New partnership creates European Centre for Chirality

Aim is to offer world-class analytical and scientific services for advancements in chiral chemical processes

Ghent University, the University of Antwerp and BioTools Europe have formed a new partnership to create the European Centre for Chirality (EC2).

EC2 brings together leading authorities dedicated to advancing the understanding the role chirality plays in biological processes. Its mission is to help academic and industrial scientists develop a broad range of chirality-related applications through offering services ranging from the determination of absolute chiral configurations, Vibrational Optical Activity (VOA) measurements, computational modelling including expert consultancy, and education workshops to open access VOA instrumentation.

The new Centre, based at Antwerp and Ghent in Belgium, will involve a team of dedicated scientists, including some of the world’s most respected leaders in VOA, using an array of advanced analytical instrumentation and modelling software able to fulfil the demanding analysis such challenging applications require.

‘Analysis of the chiral formations of both small molecules and biological molecules are now an essential part of the discovery and development of new medicines,’ said Dr Edwin Kellenbach, departmental head analytical sciences at Merck. ‘For example, the understanding of chirality has played a key role in the success of seven out of 10 of the latest blockbuster drugs including Lipitor, Nexium and Plavix.

‘The challenge faced by many of us working in the pharmaceutical sector and underpinned by pressure from market regulators is to obtain high quality data about chirality sufficiently early in the discovery of new molecules to be able to make decisions that will determine the success or failure of the molecules in achieving clinical efficacy and safety. EC2 will help scientists meet these challenges.’

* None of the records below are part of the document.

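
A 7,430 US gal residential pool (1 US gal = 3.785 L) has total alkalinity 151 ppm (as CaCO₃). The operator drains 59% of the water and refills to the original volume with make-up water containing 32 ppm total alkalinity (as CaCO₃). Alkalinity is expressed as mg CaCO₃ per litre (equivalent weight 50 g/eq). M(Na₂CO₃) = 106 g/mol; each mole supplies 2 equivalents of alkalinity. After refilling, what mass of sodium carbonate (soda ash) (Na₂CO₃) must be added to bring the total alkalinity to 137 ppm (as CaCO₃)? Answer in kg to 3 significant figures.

Volume: 7,430 US gal × 3.785 L/gal = 28,123 L.
After draining 59% and refilling: 151 × 0.41 + 32 × 0.59 = 80.79 ppm.
Deficit to target: 137 − 80.79 = 56.21 mg/L.
As CaCO₃: 56.21 mg/L × 28,123 L = 1581 g; ÷ 50 g/eq ÷ 2 = 15.81 mol Na₂CO₃.
Mass: 15.81 × 106 = 1676 g.

1.68 kg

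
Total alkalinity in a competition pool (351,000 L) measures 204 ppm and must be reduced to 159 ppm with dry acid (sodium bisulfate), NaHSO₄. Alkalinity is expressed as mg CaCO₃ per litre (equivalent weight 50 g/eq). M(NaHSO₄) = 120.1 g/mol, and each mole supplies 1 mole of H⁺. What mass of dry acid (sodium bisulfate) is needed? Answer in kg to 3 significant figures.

37.9 kg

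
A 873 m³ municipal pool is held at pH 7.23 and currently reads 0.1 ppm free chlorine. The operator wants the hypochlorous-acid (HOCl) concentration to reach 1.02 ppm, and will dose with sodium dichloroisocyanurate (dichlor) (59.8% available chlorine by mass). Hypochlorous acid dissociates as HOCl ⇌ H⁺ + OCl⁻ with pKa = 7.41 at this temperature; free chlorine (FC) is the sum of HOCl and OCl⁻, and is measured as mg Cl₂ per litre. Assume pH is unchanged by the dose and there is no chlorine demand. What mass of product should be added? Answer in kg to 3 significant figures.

Volume: 873 m³ = 873,000 L.
[OCl⁻]/[HOCl] = 10^(pH − pKa) = 10^(7.23 − 7.41) = 0.6607; fraction as HOCl = 1/(1 + 0.6607) = 0.6022.
Free chlorine required for 1.02 ppm HOCl: 1.02 / 0.6022 = 1.694 ppm.
FC to add: 1.694 − 0.1 = 1.594 mg/L as Cl₂.
Cl₂ equivalent: 1.594 mg/L × 873,000 L = 1391 g.
Product at 59.8% available Cl: 1391 / 0.598 = 2327 g.

2.33 kg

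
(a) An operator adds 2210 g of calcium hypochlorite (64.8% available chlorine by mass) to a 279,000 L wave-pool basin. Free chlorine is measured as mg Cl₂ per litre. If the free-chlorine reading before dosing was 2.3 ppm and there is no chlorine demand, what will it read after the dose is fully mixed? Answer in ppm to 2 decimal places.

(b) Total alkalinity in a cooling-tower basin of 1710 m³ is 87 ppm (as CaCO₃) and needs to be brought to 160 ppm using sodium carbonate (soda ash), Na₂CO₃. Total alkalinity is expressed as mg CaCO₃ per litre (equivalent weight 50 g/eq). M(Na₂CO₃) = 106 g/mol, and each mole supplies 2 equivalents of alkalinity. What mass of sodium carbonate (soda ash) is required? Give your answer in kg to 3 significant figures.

(a) Available chlorine delivered: 2210 g × 0.648 = 1432 g as Cl₂.
(a) Concentration rise: 1432 g / 279,000 L = 5.133 mg/L = 5.13 ppm.
(a) Final FC: 2.3 + 5.13 = 7.43 ppm.

(b) Volume: 1710 m³ = 1,710,000 L.
(b) Alkalinity to add: (160 − 87) = 73 mg/L as CaCO₃ × 1,710,000 L = 124,800 g as CaCO₃.
(b) Equivalents: 124,800 g ÷ 50 g/eq = 2497 eq.
(b) Each mole of Na₂CO₃ supplies 2 eq, so 2497 / 2 = 1248 mol.
(b) Mass: 1248 mol × 106 g/mol = 132,300 g.

(a) 7.43 ppm; (b) 132 kg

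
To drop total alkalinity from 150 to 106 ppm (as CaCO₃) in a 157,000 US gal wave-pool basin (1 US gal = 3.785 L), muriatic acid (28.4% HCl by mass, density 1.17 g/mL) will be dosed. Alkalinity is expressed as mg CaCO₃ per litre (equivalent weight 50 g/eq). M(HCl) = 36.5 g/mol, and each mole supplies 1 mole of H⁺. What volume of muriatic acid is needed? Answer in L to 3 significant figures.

Volume: 157,000 US gal × 3.785 L/gal = 594,245 L.
Alkalinity to neutralize: (150 − 106) = 44 mg/L as CaCO₃ × 594,245 L = 26,150 g as CaCO₃.
Equivalents of H⁺ required: 26,150 ÷ 50 g/eq = 522.9 eq = 522.9 mol HCl.
Mass of HCl: 522.9 × 36.5 = 19,090 g.
Mass of 28.4% solution: 19,090 / 0.284 = 67,210 g.
Volume: 67,210 g ÷ 1.17 g/mL = 57,440 mL.

57.4 L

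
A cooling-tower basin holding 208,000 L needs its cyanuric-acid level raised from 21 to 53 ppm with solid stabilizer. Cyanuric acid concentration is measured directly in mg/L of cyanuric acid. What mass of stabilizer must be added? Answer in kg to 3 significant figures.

CYA to add: (53 − 21) = 32 mg/L × 208,000 L = 6656 g cyanuric acid.

6.66 kg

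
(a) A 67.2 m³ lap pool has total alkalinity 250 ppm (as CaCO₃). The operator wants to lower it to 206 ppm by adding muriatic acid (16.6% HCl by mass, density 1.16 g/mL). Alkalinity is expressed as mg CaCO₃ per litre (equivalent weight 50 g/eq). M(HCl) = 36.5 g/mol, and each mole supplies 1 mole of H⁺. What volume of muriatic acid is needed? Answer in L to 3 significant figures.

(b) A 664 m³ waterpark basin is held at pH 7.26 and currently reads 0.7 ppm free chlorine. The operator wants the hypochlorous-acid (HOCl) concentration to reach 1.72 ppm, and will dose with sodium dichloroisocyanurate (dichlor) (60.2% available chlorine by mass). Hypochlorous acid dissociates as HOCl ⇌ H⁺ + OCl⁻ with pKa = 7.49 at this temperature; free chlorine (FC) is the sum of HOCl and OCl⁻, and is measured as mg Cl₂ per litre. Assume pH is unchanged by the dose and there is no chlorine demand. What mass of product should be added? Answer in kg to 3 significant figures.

(a) 11.2 L; (b) 2.24 kg

(a) Volume: 67.2 m³ = 67,200 L.
(a) Alkalinity to neutralize: (250 − 206) = 44 mg/L as CaCO₃ × 67,200 L = 2957 g as CaCO₃.
(a) Equivalents of H⁺ required: 2957 ÷ 50 g/eq = 59.14 eq = 59.14 mol HCl.
(a) Mass of HCl: 59.14 × 36.5 = 2158 g.
(a) Mass of 16.6% solution: 2158 / 0.166 = 13,000 g.
(a) Volume: 13,000 g ÷ 1.16 g/mL = 11,210 mL.

(b) Volume: 664 m³ = 664,000 L.
(b) [OCl⁻]/[HOCl] = 10^(pH − pKa) = 10^(7.26 − 7.49) = 0.5888; fraction as HOCl = 1/(1 + 0.5888) = 0.6294.
(b) Free chlorine required for 1.72 ppm HOCl: 1.72 / 0.6294 = 2.733 ppm.
(b) FC to add: 2.733 − 0.7 = 2.033 mg/L as Cl₂.
(b) Cl₂ equivalent: 2.033 mg/L × 664,000 L = 1350 g.
(b) Product at 60.2% available Cl: 1350 / 0.602 = 2242 g.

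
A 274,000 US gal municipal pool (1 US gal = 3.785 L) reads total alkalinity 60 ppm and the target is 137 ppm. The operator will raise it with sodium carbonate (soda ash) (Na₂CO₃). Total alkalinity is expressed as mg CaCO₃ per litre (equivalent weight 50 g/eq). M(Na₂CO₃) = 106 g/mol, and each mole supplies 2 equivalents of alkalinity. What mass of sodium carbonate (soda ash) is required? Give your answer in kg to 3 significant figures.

Volume: 274,000 US gal × 3.785 L/gal = 1,037,090 L.
Alkalinity to add: (137 − 60) = 77 mg/L as CaCO₃ × 1,037,090 L = 79,860 g as CaCO₃.
Equivalents: 79,860 g ÷ 50 g/eq = 1597 eq.
Each mole of Na₂CO₃ supplies 2 eq, so 1597 / 2 = 798.6 mol.
Mass: 798.6 mol × 106 g/mol = 84,650 g.

84.6 kg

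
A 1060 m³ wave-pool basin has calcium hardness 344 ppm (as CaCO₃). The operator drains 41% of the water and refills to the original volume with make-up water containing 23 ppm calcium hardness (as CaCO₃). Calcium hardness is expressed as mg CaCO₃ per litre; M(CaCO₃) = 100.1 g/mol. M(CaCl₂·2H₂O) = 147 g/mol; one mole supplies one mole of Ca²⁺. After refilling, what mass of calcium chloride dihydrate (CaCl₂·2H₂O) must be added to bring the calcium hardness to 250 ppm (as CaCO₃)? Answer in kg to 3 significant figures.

Volume: 1060 m³ = 1,060,000 L.
After draining 41% and refilling: 344 × 0.59 + 23 × 0.41 = 212.39 ppm.
Deficit to target: 250 − 212.39 = 37.61 mg/L.
As CaCO₃: 37.61 mg/L × 1,060,000 L = 39,870 g; ÷ 100.1 = 398.3 mol Ca²⁺.
Mass: 398.3 × 147 = 58,550 g.

58.5 kg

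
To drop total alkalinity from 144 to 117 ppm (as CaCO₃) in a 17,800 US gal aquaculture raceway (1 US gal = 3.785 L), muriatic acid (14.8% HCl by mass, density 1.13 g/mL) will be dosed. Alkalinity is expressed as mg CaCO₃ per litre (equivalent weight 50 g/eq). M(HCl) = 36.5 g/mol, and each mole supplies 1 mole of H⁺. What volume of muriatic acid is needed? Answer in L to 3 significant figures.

7.94 L

Volume: 17,800 US gal × 3.785 L/gal = 67,373 L.
Alkalinity to neutralize: (144 − 117) = 27 mg/L as CaCO₃ × 67,373 L = 1819 g as CaCO₃.
Equivalents of H⁺ required: 1819 ÷ 50 g/eq = 36.38 eq = 36.38 mol HCl.
Mass of HCl: 36.38 × 36.5 = 1328 g.
Mass of 14.8% solution: 1328 / 0.148 = 8972 g.
Volume: 8972 g ÷ 1.13 g/mL = 7940 mL.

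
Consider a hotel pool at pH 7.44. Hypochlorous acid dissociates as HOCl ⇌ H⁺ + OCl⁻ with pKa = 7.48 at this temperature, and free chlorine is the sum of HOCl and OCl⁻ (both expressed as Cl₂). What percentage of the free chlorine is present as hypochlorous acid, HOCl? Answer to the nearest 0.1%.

52.3%

[OCl⁻]/[HOCl] = 10^(pH − pKa) = 10^(7.44 − 7.48) = 10^-0.04 = 0.912.
Fraction as HOCl = 1 / (1 + 0.912) = 0.523.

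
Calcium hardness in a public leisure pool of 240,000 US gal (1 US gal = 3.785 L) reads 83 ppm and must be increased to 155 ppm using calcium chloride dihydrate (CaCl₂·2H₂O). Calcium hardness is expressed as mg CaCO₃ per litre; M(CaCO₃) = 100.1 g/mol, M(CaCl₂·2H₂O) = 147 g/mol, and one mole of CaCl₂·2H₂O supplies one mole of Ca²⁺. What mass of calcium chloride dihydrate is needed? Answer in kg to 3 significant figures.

Volume: 240,000 US gal × 3.785 L/gal = 908,400 L.
Hardness to add: (155 − 83) = 72 mg/L as CaCO₃ × 908,400 L = 65,400 g as CaCO₃.
Moles of Ca²⁺ (1 mol Ca²⁺ ≡ 1 mol CaCO₃): 65,400 / 100.1 g/mol = 653.4 mol.
Mass of CaCl₂·2H₂O: 653.4 × 147 = 96,050 g.

96.0 kg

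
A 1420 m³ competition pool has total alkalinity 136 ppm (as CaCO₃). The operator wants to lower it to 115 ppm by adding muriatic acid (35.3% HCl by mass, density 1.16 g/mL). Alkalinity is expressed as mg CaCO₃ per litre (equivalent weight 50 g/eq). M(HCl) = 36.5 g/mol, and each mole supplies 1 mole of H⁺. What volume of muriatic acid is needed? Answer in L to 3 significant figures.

Volume: 1420 m³ = 1,420,000 L.
Alkalinity to neutralize: (136 − 115) = 21 mg/L as CaCO₃ × 1,420,000 L = 29,820 g as CaCO₃.
Equivalents of H⁺ required: 29,820 ÷ 50 g/eq = 596.4 eq = 596.4 mol HCl.
Mass of HCl: 596.4 × 36.5 = 21,770 g.
Mass of 35.3% solution: 21,770 / 0.353 = 61,670 g.
Volume: 61,670 g ÷ 1.16 g/mL = 53,160 mL.

53.2 L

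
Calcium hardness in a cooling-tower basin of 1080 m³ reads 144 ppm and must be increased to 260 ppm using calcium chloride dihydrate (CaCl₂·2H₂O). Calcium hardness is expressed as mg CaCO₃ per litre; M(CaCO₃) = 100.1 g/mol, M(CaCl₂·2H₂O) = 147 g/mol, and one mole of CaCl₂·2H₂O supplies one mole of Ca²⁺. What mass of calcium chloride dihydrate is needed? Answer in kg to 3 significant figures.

184 kg

Volume: 1080 m³ = 1,080,000 L.
Hardness to add: (260 − 144) = 116 mg/L as CaCO₃ × 1,080,000 L = 125,300 g as CaCO₃.
Moles of Ca²⁺ (1 mol Ca²⁺ ≡ 1 mol CaCO₃): 125,300 / 100.1 g/mol = 1252 mol.
Mass of CaCl₂·2H₂O: 1252 × 147 = 184,000 g.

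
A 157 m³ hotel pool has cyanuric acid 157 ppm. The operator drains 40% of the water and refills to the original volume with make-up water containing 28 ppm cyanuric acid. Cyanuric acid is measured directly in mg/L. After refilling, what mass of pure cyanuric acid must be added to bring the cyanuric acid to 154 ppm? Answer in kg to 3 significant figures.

7.63 kg

Volume: 157 m³ = 157,000 L.
After draining 40% and refilling: 157 × 0.60 + 28 × 0.40 = 105.4 ppm.
Deficit to target: 154 − 105.4 = 48.6 mg/L.
Mass: 48.6 mg/L × 157,000 L = 7630 g cyanuric acid.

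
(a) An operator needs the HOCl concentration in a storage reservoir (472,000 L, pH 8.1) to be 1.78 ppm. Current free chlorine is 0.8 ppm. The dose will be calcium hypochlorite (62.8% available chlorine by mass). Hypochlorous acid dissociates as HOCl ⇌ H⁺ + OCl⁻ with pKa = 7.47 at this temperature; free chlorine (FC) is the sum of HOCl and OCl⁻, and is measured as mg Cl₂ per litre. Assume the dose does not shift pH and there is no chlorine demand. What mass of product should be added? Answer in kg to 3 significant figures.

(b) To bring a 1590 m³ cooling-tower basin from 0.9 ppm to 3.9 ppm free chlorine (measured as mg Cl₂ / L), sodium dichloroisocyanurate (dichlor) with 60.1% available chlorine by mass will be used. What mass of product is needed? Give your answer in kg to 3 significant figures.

(a) [OCl⁻]/[HOCl] = 10^(pH − pKa) = 10^(8.1 − 7.47) = 4.266; fraction as HOCl = 1/(1 + 4.266) = 0.1899.
(a) Free chlorine required for 1.78 ppm HOCl: 1.78 / 0.1899 = 9.373 ppm.
(a) FC to add: 9.373 − 0.8 = 8.573 mg/L as Cl₂.
(a) Cl₂ equivalent: 8.573 mg/L × 472,000 L = 4047 g.
(a) Product at 62.8% available Cl: 4047 / 0.628 = 6443 g.

(b) Volume: 1590 m³ = 1,590,000 L.
(b) Chlorine deficit: 3.9 − 0.9 = 3 ppm = 3 mg/L as Cl₂.
(b) Cl₂ equivalent needed: 3 mg/L × 1,590,000 L = 4,770,000 mg = 4770 g.
(b) Product at 60.1% available chlorine: 4770 / 0.601 = 7937 g.

(a) 6.44 kg; (b) 7.94 kg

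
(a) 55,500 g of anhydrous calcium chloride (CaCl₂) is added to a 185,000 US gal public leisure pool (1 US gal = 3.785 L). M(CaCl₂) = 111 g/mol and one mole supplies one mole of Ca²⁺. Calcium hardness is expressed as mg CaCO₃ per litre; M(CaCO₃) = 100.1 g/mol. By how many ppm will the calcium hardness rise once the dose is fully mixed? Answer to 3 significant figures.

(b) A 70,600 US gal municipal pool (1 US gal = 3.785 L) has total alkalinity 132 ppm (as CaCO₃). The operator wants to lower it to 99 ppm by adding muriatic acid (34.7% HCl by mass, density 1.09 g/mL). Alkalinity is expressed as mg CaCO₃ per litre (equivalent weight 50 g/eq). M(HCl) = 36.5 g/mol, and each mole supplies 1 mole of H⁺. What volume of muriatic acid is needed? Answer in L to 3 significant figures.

(a) Volume: 185,000 US gal × 3.785 L/gal = 700,225 L.
(a) Moles of Ca²⁺: 55,500 g ÷ 111 g/mol = 500 mol.
(a) As CaCO₃: 500 mol × 100.1 g/mol = 50,050 g.
(a) Rise: 50,050 g / 700,225 L × 1000 = 71.48 mg/L.

(b) Volume: 70,600 US gal × 3.785 L/gal = 267,221 L.
(b) Alkalinity to neutralize: (132 − 99) = 33 mg/L as CaCO₃ × 267,221 L = 8818 g as CaCO₃.
(b) Equivalents of H⁺ required: 8818 ÷ 50 g/eq = 176.4 eq = 176.4 mol HCl.
(b) Mass of HCl: 176.4 × 36.5 = 6437 g.
(b) Mass of 34.7% solution: 6437 / 0.347 = 18,550 g.
(b) Volume: 18,550 g ÷ 1.09 g/mL = 17,020 mL.

(a) 71.5 ppm; (b) 17.0 L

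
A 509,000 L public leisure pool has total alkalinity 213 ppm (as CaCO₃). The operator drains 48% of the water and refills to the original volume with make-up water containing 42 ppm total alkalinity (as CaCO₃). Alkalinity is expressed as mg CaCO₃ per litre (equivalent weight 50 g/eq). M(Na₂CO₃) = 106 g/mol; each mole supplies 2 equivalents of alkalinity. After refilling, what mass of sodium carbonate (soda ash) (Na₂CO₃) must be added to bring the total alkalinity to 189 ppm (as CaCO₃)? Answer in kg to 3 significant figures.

After draining 48% and refilling: 213 × 0.52 + 42 × 0.48 = 130.92 ppm.
Deficit to target: 189 − 130.92 = 58.08 mg/L.
As CaCO₃: 58.08 mg/L × 509,000 L = 29,560 g; ÷ 50 g/eq ÷ 2 = 295.6 mol Na₂CO₃.
Mass: 295.6 × 106 = 31,340 g.

31.3 kg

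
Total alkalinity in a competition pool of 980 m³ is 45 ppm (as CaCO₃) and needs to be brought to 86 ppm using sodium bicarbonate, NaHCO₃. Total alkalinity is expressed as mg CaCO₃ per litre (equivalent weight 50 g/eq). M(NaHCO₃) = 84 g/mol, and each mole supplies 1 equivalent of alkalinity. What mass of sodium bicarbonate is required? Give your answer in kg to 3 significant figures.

67.5 kg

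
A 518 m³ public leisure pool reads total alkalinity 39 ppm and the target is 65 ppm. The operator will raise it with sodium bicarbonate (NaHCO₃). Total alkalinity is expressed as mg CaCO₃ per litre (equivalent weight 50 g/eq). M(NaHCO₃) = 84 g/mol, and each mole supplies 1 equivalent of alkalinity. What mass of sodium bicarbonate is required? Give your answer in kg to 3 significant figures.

22.6 kg

Volume: 518 m³ = 518,000 L.
Alkalinity to add: (65 − 39) = 26 mg/L as CaCO₃ × 518,000 L = 13,470 g as CaCO₃.
Equivalents: 13,470 g ÷ 50 g/eq = 269.4 eq.
NaHCO₃ supplies 1 eq per mole → 269.4 mol.
Mass: 269.4 mol × 84 g/mol = 22,630 g.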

Managing director of BioTools Europe, Frank Trundle, added: ‘One challenge we recognised is the initial capital cost of investing in analytical instrumentation, which can be limiting and may take long periods of time to approve through academic and corporate budget cycles.

‘To further support the research needs of scientists we will also offer open access services through EC2 and provide fast affordable access to critical analysis, modelling, and expertise of the highest standards.’

The Centre will open on 2 December 2010, and to mark the occasion EC2 will hold a day-long scientific programme and show-case BioTools advanced instrumentation. Attending the launch will be EC2 experts, including Profseeor Patrick Bultinck (Ghent University), Professor Wouter Herrebout (University of Antwerp), Professor Laurence A. Nafie (Syracuse University, New York) and Dr Rina K.Dukor (President of BioTools Inc).

Key VOA instruments will be available for demonstration, including Vibrational Circular Dichroism (VCD, accepted by regulators as being able to provide absolute configurations) and Raman Optical Activity (ROA).

‘The creation of EC2 will enable many scientists to gain easy access to a wide body of knowledge, know-how, and advanced VOA instrumentation to provide fast and reliable chirality-based analyses,’ said Dr Sergey Sergeyev, chief operations officer at EC2. ‘ This, combined with our consultancy, and training programmes, will help to provide deeper insights into molecular structure and function than ever before.’